Universal settles with musicians for past royalties

Universal settles with musicians for past royalties

NEW YORK - The world's largest music group Universal on Tuesday announced a US$11.5 million (S$15.6 million) settlement with artists who alleged unfairly low royalties since the start of digital downloads.

The decision ends for now a long-running dispute in the music business as the two other record label conglomerates, Warner Music and Sony Music, earlier reached similar settlements.

Musicians including Chuck D of Public Enemy - the classic hip-hop group whose songs included "Fight the Power" - and metal band Whitesnake had sued Universal in 2011 over its formula for compensation.

Labels have classified digital downloads on sites such as iTunes as "sales" - similar to CDs or vinyl, in which artists generally earn around 15 per cent from sales.

The plaintiffs said that downloads, which do not require the label to manufacture a physical product, were more accurately "licenses" in which artists earn half of the revenue.

Universal Music Group, a California-based unit of French conglomerate Vivendi, stood by its position as it announced the settlement.

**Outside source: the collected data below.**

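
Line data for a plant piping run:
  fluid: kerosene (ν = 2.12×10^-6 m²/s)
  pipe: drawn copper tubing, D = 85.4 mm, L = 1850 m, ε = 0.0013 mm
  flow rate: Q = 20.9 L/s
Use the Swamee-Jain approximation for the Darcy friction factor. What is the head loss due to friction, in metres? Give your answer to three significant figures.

V = 4Q/(πD²) = 4·0.0209/(π·0.0854²) = 3.649 m/s
Re = VD/ν = 3.649·0.0854/2.12×10^-6 = 1.47×10^5 → turbulent
ε/D = 0.0013/85.4 = 1.52×10^-5
Swamee-Jain: f = 0.01662
h_f = f(L/D)V²/(2g) = 0.01662·(1850/0.0854)·3.649²/(2·9.81) = 244.4 m

h_f ≈ 244 m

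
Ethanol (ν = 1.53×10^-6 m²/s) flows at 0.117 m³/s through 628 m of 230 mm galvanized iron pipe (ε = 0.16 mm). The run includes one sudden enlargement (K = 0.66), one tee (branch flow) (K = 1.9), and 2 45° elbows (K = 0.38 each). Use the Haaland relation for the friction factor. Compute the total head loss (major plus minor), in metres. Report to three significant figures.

V = 4Q/(πD²) = 2.816 m/s; V²/2g = 0.4042 m
Re = 4.23×10^5, ε/D = 6.96×10^-4 → f = 0.01883 (Haaland)
Major: h_f = f(L/D)·V²/2g = 0.01883·2730·0.4042 = 20.78 m
Minor: ΣK = 3.32; h_m = ΣK·V²/2g = 1.342 m
Total H_L = 20.78 + 1.342 = 22.13 m

H_L ≈ 22.1 m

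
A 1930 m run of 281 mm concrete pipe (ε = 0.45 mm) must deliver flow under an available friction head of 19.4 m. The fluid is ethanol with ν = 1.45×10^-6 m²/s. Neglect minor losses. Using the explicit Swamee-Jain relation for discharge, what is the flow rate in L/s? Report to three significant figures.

Q ≈ 96.7 L/s

Swamee-Jain (Type II): Q = -0.965·√(gD⁵h_f/L)·ln[ε/(3.7D) + √(3.17ν²L/(gD³h_f))]
√(gD⁵h_f/L) = √(9.81·0.281⁵·19.4/1930) = 0.01314
ε/(3.7D) = 4.33×10^-4; √(3.17ν²L/(gD³h_f)) = 5.52×10^-5
Q = -0.965·0.01314·ln(4.880×10^-4) = 0.09672 m³/s
Check: V = 1.56 m/s, Re = 3.02×10^5, f = 0.02294, h_f = 19.5 m ≈ 19.4 m ✓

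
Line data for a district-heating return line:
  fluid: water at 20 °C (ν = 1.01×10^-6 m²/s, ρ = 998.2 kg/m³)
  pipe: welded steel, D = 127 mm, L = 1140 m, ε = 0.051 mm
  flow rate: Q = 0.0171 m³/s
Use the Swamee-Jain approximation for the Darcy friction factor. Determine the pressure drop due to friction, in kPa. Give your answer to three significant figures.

V = 4Q/(πD²) = 4·0.0171/(π·0.127²) = 1.350 m/s
Re = VD/ν = 1.350·0.127/1.01×10^-6 = 1.70×10^5 → turbulent
ε/D = 0.051/127 = 4.02×10^-4
Swamee-Jain: f = 0.01871
h_f = f(L/D)V²/(2g) = 0.01871·(1140/0.127)·1.350²/(2·9.81) = 15.60 m
Δp = ρg·h_f = 998.2·9.81·15.60 = 152.8 kPa

Δp ≈ 153 kPa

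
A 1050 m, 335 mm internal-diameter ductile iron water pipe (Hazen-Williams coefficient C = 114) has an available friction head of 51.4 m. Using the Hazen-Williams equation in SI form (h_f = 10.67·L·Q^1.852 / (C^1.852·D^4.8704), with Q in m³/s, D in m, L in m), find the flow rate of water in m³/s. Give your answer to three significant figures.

Q ≈ 0.351 m³/s

Rearranging: Q = [h_f·C^1.852·D^4.8704 / (10.67·L)]^(1/1.852)
Q = [51.4·114^1.852·0.335^4.8704 / (10.67·1050)]^0.540 = 0.3509 m³/s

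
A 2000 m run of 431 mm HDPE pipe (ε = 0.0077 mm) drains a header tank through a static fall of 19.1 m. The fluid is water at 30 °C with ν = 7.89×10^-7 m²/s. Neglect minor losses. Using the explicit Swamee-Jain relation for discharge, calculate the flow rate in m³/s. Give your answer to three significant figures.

Q ≈ 0.388 m³/s

Swamee-Jain (Type II): Q = -0.965·√(gD⁵h_f/L)·ln[ε/(3.7D) + √(3.17ν²L/(gD³h_f))]
√(gD⁵h_f/L) = √(9.81·0.431⁵·19.1/2000) = 0.03733
ε/(3.7D) = 4.83×10^-6; √(3.17ν²L/(gD³h_f)) = 1.62×10^-5
Q = -0.965·0.03733·ln(2.105×10^-5) = 0.3879 m³/s
Check: V = 2.66 m/s, Re = 1.45×10^6, f = 0.01144, h_f = 19.1 m ≈ 19.1 m ✓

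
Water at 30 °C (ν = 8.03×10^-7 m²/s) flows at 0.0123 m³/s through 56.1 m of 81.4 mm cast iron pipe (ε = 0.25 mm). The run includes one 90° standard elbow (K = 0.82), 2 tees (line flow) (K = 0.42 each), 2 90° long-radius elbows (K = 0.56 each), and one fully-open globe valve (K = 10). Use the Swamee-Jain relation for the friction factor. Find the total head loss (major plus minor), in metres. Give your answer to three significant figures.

H_L ≈ 8.95 m

V = 4Q/(πD²) = 2.364 m/s; V²/2g = 0.2847 m
Re = 2.40×10^5, ε/D = 0.00307 → f = 0.02706 (Swamee-Jain)
Major: h_f = f(L/D)·V²/2g = 0.02706·689.2·0.2847 = 5.310 m
Minor: ΣK = 12.8; h_m = ΣK·V²/2g = 3.639 m
Total H_L = 5.310 + 3.639 = 8.948 m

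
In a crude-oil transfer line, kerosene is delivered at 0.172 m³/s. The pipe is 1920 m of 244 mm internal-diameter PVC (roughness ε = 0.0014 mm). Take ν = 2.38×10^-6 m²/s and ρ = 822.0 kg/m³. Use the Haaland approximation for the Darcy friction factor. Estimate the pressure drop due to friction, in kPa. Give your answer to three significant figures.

Δp ≈ 604 kPa

V = 4Q/(πD²) = 4·0.172/(π·0.244²) = 3.678 m/s
Re = VD/ν = 3.678·0.244/2.38×10^-6 = 3.77×10^5 → turbulent
ε/D = 0.0014/244 = 5.74×10^-6
Haaland: f = 0.01380
h_f = f(L/D)V²/(2g) = 0.01380·(1920/0.244)·3.678²/(2·9.81) = 74.89 m
Δp = ρg·h_f = 822.0·9.81·74.89 = 603.9 kPa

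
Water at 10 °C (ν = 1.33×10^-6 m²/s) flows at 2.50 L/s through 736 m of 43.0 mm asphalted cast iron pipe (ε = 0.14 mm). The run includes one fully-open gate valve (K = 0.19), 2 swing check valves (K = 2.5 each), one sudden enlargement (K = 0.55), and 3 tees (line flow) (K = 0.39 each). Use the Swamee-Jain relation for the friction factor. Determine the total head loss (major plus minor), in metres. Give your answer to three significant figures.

H_L ≈ 76.6 m

V = 4Q/(πD²) = 1.722 m/s; V²/2g = 0.1511 m
Re = 5.57×10^4, ε/D = 0.00326 → f = 0.02921 (Swamee-Jain)
Major: h_f = f(L/D)·V²/2g = 0.02921·17116·0.1511 = 75.53 m
Minor: ΣK = 6.91; h_m = ΣK·V²/2g = 1.044 m
Total H_L = 75.53 + 1.044 = 76.57 m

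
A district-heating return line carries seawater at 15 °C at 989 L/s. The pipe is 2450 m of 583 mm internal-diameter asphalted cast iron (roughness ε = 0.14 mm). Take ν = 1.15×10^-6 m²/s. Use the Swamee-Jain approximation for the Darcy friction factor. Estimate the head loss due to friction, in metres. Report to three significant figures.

h_f ≈ 43.5 m

V = 4Q/(πD²) = 4·0.989/(π·0.583²) = 3.705 m/s
Re = VD/ν = 3.705·0.583/1.15×10^-6 = 1.88×10^6 → turbulent
ε/D = 0.14/583 = 2.40×10^-4
Swamee-Jain: f = 0.01481
h_f = f(L/D)V²/(2g) = 0.01481·(2450/0.583)·3.705²/(2·9.81) = 43.54 m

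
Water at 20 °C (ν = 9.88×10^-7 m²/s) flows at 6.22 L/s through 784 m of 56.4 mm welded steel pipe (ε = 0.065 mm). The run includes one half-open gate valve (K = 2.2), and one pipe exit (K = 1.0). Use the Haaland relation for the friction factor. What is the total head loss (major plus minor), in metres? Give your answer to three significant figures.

V = 4Q/(πD²) = 2.490 m/s; V²/2g = 0.3159 m
Re = 1.42×10^5, ε/D = 0.00115 → f = 0.02192 (Haaland)
Major: h_f = f(L/D)·V²/2g = 0.02192·13901·0.3159 = 96.24 m
Minor: ΣK = 3.20; h_m = ΣK·V²/2g = 1.011 m
Total H_L = 96.24 + 1.011 = 97.25 m

H_L ≈ 97.3 m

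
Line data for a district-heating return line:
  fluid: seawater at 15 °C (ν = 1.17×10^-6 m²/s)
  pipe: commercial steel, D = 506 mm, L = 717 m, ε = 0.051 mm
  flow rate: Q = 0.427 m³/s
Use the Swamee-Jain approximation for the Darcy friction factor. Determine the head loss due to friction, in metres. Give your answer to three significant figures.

h_f ≈ 4.43 m

V = 4Q/(πD²) = 4·0.427/(π·0.506²) = 2.123 m/s
Re = VD/ν = 2.123·0.506/1.17×10^-6 = 9.18×10^5 → turbulent
ε/D = 0.051/506 = 1.01×10^-4
Swamee-Jain: f = 0.01362
h_f = f(L/D)V²/(2g) = 0.01362·(717/0.506)·2.123²/(2·9.81) = 4.434 m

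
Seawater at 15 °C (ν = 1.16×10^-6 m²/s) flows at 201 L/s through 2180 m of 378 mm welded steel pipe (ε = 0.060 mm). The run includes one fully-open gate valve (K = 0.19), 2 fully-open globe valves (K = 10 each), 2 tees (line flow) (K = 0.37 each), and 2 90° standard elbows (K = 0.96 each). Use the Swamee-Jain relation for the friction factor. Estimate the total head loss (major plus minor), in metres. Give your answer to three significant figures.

V = 4Q/(πD²) = 1.791 m/s; V²/2g = 0.1635 m
Re = 5.84×10^5, ε/D = 1.59×10^-4 → f = 0.01489 (Swamee-Jain)
Major: h_f = f(L/D)·V²/2g = 0.01489·5767·0.1635 = 14.05 m
Minor: ΣK = 22.9; h_m = ΣK·V²/2g = 3.736 m
Total H_L = 14.05 + 3.736 = 17.78 m

H_L ≈ 17.8 m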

"Although we are confident we appropriately paid royalties on digital downloads and adhered to the terms of contracts, we are pleased to amicably resolve this matter and avoid continued legal costs," it said in a statement.

Len Simon, a lawyer for the plaintiffs, called the settlement "a fair resolution of this controversy." Of the $11.5 million in the settlement, around $3 million will go to legal costs.

Artists can apply for a share of the remaining fund if they had a contract between January 1965 and April 30, 2004.

The artists will also enjoy an additional 10 per cent on future payments from downloads or phone ringtones.

The settlement also applies to artists on Capitol Records, the celebrated Los Angeles label whose roster has included The Beatles, Nat King Cole and Radiohead.

Capitol Records is now part of the Universal Music Group, which agreed to buy the label's British parent EMI in 2011.

The settlement was announced the same day that the global recording industry body IFPI announced that money generated from digital music matched physical sales' revenue in 2014.